How Rapidly Money Is Changing Hands

Readers suggested a topic on the economy. “The velocity of money, as measured by M2, just touched on a level last seen when I was a wee lad. Here is the graph posted a day or so back. One thing I recall about the period from 1966 through 1982 is that it was not exactly a joy ride for those US investors whose portfolios were loaded down with either long-term bonds or stocks. Should we care, and how should American households factor this information in their financial decisions?”

A reply, “Go to cash. The velocity of money is a measure of how rapidly money is changing hands. If money isn’t changing hands very rapidly then that is a sign that people are hanging on to what money they have rather than spending it. A consumer-based economy depends on consumers spending money. If consumers are not doing so then such an economy is hosed.”

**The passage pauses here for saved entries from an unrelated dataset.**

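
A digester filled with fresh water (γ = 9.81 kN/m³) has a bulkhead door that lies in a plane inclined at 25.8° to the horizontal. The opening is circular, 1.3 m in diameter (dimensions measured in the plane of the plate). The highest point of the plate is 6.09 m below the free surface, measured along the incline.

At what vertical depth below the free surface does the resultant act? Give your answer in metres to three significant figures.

γ = 9.81 kN/m³.
Let θ = 25.8° be the plate's angle to the horizontal; measure y along the incline from where the plane meets the free surface. Vertical depth h = y·sinθ with sinθ = 0.435231.
The centroid is at the centre, 0.65 m below the top of the plate, so y_c = 6.09 + 0.65 = 6.74 m and h_c = 6.74 × 0.435231 = 2.93346 m.
A = π(0.65)² = 1.32732 m².
Resultant F = γ·h_c·A = 9.81 × 2.93346 × 1.32732 = 38.1966 kN.
I_c = πr⁴/4 = π × 0.65⁴/4 = 0.140198 m⁴.
Centre of pressure: y_p = y_c + I_c/(y_c·A) = 6.74 + 0.140198/(6.74 × 1.32732) = 6.74 + 0.0156713 = 6.75567 m along the plane.
Vertically, h_p = y_p·sinθ = 6.75567 × 0.435231 = 2.94028 m.

h_p = 2.94 m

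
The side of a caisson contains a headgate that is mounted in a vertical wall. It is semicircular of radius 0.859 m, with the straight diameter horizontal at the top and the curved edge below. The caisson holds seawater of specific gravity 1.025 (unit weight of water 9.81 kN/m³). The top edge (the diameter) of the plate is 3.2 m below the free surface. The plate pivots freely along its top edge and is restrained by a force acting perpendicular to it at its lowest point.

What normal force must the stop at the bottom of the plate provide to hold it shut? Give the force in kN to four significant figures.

P ≈ 18.33 kN

γ = 1.025 × 9.81 = 10.05525 kN/m³.
The centroid of a semicircle lies 4r/(3π) = 0.364571 m from the diameter, here below the top edge, so the centroid depth is h_c = 3.2 + 0.364571 = 3.56457 m.
A = πr²/2 = π × 0.859²/2 = 1.15906 m².
Resultant F = γ·h_c·A = 10.05525 × 3.56457 × 1.15906 = 41.5438 kN.
I_c = (π/8 − 8/(9π))·r⁴ = 0.109757 × 0.859⁴ = 0.0597592 m⁴.
Centre of pressure: y_p = y_c + I_c/(y_c·A) = 3.56457 + 0.0597592/(3.56457 × 1.15906) = 3.56457 + 0.0144641 = 3.57903 m along the plane.
The resultant acts 0.364571 + 0.0144641 = 0.379035 m (along the plate) below the hinge at the top edge, so the moment about the hinge is M = F × 0.379035 = 41.5438 × 0.379035 = 15.7466 kN·m.
A normal force at the bottom, 0.859 m from the hinge, must supply this moment: P = 15.7466/0.859 = 18.3313 kN.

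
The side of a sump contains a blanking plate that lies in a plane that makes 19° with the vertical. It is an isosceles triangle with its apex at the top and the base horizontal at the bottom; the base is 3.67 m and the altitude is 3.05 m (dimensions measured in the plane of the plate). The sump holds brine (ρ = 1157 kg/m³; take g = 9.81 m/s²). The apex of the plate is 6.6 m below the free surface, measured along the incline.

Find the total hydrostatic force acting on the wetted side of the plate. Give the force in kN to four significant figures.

F ≈ 518.5 kN

γ = ρg = 1157 × 9.81 / 1000 = 11.35017 kN/m³.
The plate makes 19° with the vertical, i.e. θ = 90° − 19° = 71° to the horizontal. Measuring y along the incline from the free-surface line, vertical depth h = y·sinθ with sinθ = 0.945519.
With the apex up, the centroid sits 2h/3 = 2 × 3.05/3 = 2.03333 m below the apex, so y_c = 6.6 + 2.03333 = 8.63333 m and h_c = 8.63333 × 0.945519 = 8.16298 m.
A = ½ × 3.67 × 3.05 = 5.59675 m².
Resultant F = γ·h_c·A = 11.35017 × 8.16298 × 5.59675 = 518.546 kN.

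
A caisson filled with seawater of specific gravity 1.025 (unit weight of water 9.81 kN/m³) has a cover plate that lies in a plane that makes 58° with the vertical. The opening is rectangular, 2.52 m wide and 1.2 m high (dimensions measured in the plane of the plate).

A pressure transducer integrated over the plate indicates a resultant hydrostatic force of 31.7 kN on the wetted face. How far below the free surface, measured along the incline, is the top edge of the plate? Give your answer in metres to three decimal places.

γ = 1.025 × 9.81 = 10.05525 kN/m³.
A = 2.52 × 1.2 = 3.024 m².
From F = γ·h_c·A, the centroid depth is h_c = 31.7/(10.05525 × 3.024) = 1.04252 m.
The plate makes 58° with the vertical, i.e. θ = 90° − 58° = 32° to the horizontal. Measuring y along the incline from the free-surface line, vertical depth h = y·sinθ with sinθ = 0.529919.
Along the incline, y_c = h_c/sinθ = 1.04252/0.529919 = 1.96732 m.
The centroid lies 1.2/2 = 0.6 m below the top edge, so the top edge sits at y_top = 1.96732 − 0.6 = 1.36732 m along the incline.

y_top ≈ 1.367 m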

Another said, “Possible alternate explanation: consumers are spending about like they usually do (see retail sales data), but banks are sitting on an unprecedented amount of cash in the form of reserves (which the Fed pumped into them). Big corps are sitting on lots of cash too. It might not be the consumer at all this time.”

One had this, “A somewhat speculative but reasonable presumption is that debt service is driving the velocity into the ground and once the debt is retired, velocity will accelerate rapidly. Not a forecast.”

And another, “Here’s my suspicion on why this is: No long term stability. The government itself is picking and choosing winners. The Supercommittee tax and spending cuts - are they real or will they be whittled away? What’s the tax situation going to be? What is the long term housing situation? What will the elections bring?”

“So, if lack of an ability to plan longer term exists, it may well be what is causing people to sit back and keep their powder dry. Also - state of the economy is uncertain. Recession? Recovery? I’m guessing after the election, the longer term outlook should become clearer. But, I’m looking to hire a a haruspex in any case.”

And finally, “I suspect that not too many people are keeping their powder dry. The majority of people I know are running just a little short on powder. A lot of people were borrowing to keep up over the past decade and now that is getting more difficult. The government is trying to take up the slack (borrowing) but isn’t quite. I think the velocity of M is down because we have passed Peak Credit. it is not going to come back in our lifetimes, JMO. This is fine for me, I have not been able to compete well with borrowers.”

The Springfield News Sun. “Owning a home once was a sure bet, an investment that would never lose value, said Michael Ford, founding director of Xavier’s Center for the Study of the American Dream. Owning a home once signaled that you ‘made it.’ In recent years, however, property values and home prices have dropped. The mandated update of property values in 2011 in Butler County, for example, resulted in a 4.3 percent average drop in residential property values and a total devaluation of about $250 million, according to the auditor’s office.”

“‘To talk about it as the American dream, I think people still want to own homes, but are reluctant after such a decline,’ said Ben Dunham, an agent for Henderson Land Investment Company in Urbana.”

“The people most affected are the homeowners who had the dream of their house appreciating in value and then upgrading, he said. ‘They’re not able to sell and do the upgrade. They did have the idea of upgrading and that’s not just going to happen in the current environment,’ Dunham said.”